Why have all of the wasted effort for a LTS kernel?

The software install options should prevent that a user can do system-
destroying actions.

Of course, and dnf does that already. You’d have to be trying to break your
system, if you’re using only the package manager.

I believe the usual idea is that kernel upgrades can break things, which is relatively rare but pretty bad when it does happen, and in certain uses/workflows you can’t really afford that risk.

If that were true, then those updates should be tested before mass applied.
Even if we did have a LTS kernel, there’s no way we could test literally all
hardware which would be affected by a given change.

Well, yeah, but the chances of something breaking due to a ton of changes in drivers, filesystems, and system internals are a lot higher than three backported security buffer overflow fixed.

Hate to necro a 6 month old topic, but I think the general reason people ask about a Fedora LTS is because they’ve tried CentOS but hit a wall when trying to find basic desktop packages like say everyone’s favorite time waster Frozen-Bubble, you have to either compile it yourself or use a third party repo that might have outdated packages or run into a dependency resolution problem, if the epel repo could be expanded to include more packages like you’d find in the Fedora repos, or a new el repo was created containing those same packages, then I think that would satisfy the niche of people asking for an LTS version of Fedora. And as a note I’m not a developer, I’m just some dude that knows how to install and use several Linux distros and I stumbled into this while trying to find an el repo with a decent number of pacakges in it.

A lot of this can actually be worked around rather nicely using containers; CentOS makes a pretty good container host OS (at least until we get RHEL CoreOS or similar).

For what it’s worth, I don’t think we should worry about “thread necro” in this forum. I mean, if five years from now there’s probably no need to make a non-essential comment on something from Fedora 29 times, but if it’s a general topic like this where there are still open questions and you have something to add, go for it!

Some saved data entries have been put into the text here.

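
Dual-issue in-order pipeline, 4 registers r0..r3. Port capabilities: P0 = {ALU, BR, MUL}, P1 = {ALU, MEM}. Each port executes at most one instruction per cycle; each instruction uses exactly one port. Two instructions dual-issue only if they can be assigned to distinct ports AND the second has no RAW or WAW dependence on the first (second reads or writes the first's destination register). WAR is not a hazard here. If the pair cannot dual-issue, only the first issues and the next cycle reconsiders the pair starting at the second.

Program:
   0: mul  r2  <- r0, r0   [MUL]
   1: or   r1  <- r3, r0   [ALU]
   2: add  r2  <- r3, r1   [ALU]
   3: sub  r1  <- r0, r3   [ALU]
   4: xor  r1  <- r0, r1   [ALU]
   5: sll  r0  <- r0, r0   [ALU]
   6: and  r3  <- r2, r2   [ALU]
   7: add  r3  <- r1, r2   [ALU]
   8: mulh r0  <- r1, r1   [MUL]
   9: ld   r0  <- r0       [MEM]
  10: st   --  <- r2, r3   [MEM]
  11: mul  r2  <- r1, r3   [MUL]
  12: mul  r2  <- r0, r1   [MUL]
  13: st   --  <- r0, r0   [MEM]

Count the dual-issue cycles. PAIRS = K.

PAIRS = 6

[0] i0&i1  mul.MUL/or.ALU  -- 2-wide
[1] i2&i3  add.ALU/sub.ALU  -- 2-wide
[2] i4&i5  xor.ALU/sll.ALU  -- 2-wide
[3] i6  and.ALU  -- WAW r3
[4] i7&i8  add.ALU/mulh.MUL  -- 2-wide
[5] i9  ld.MEM  -- no-port MEM/MEM
[6] i10&i11  st.MEM/mul.MUL  -- 2-wide
[7] i12&i13  mul.MUL/st.MEM  -- 2-wide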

From when I started switching my systems to Fedora Workstation eight years ago, I always saw Fedora as the leading edge and That’s one of the reasons I went to it. The other was that there are Redhat folks watching over it to keep things from going off the rails, but still let the creativity flow.

Since I started helping out with QA I’ve been delving more deeply into what is Fedora really? That is: What are the goals, philosophy, etc. I was more than a little surprised at how many versions of Fedora there are. There are new ones coming in and not so old ones being abandon. Not necessarily a bad thing, but just look over https://kojipkgs.fedoraproject.org/compose/ and consider this. If our goal, ultimately, is to provide what Redhat needs for RHEL 8 do these help us achieve that goal?

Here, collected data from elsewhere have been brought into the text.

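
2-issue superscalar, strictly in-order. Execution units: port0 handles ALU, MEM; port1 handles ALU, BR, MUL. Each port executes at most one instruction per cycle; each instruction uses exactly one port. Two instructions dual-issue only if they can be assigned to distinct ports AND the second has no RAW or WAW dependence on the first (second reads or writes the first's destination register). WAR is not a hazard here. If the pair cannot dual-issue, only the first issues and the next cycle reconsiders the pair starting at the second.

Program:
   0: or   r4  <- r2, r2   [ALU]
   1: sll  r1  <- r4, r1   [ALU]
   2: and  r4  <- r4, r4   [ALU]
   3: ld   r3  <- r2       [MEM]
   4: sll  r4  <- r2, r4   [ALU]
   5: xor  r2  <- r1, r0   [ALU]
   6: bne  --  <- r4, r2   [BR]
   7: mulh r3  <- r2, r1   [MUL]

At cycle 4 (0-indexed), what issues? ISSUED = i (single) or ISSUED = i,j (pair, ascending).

[0] i0  or.ALU  -- RAW r4
[1] i1+i2  sll.ALU/and.ALU  -- pair
[2] i3+i4  ld.MEM/sll.ALU  -- pair
[3] i5  xor.ALU  -- RAW r2
[4] i6  bne.BR  -- no-port BR/MUL
[5] i7  mulh.MUL  -- tail

ISSUED = 6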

I really liked that phrase earlier of “skating to where the puck is going to be”. Starting back in the 70’s, that’s what we were doing in the electronics inductry. When we first started a new system design from scratch we designed for the parts that would be available when we were ready to build prototypes. We had to it was a major tool that helped our companies survive and prosper. Though I’m very new to Fedora I’ve been involved with software for my whole career and though the open community has embraced this in places and at times. More would be better. As I understand it, the basic purpose of Fedora is to hone that edge so RHEL can be the best.

My 1/2 cent worth is that with some more settling down, Silverblue would make a good successor to Workstation. Perhaps by F35 it could be in a good position to be the next candidate to make major contributions to RHEL.

As for Fedora becoming a pseudo commercial product provided with hardware… well… I guess I would ask: Of all the items in koji compose what is being offered? How much effort and time will it take to get it ready to be offered? Will the cost in time and effort produce commensurate value to Fedora and Redhat?

Sometimes we need to stand back from the trees to understand how best to manage the forest.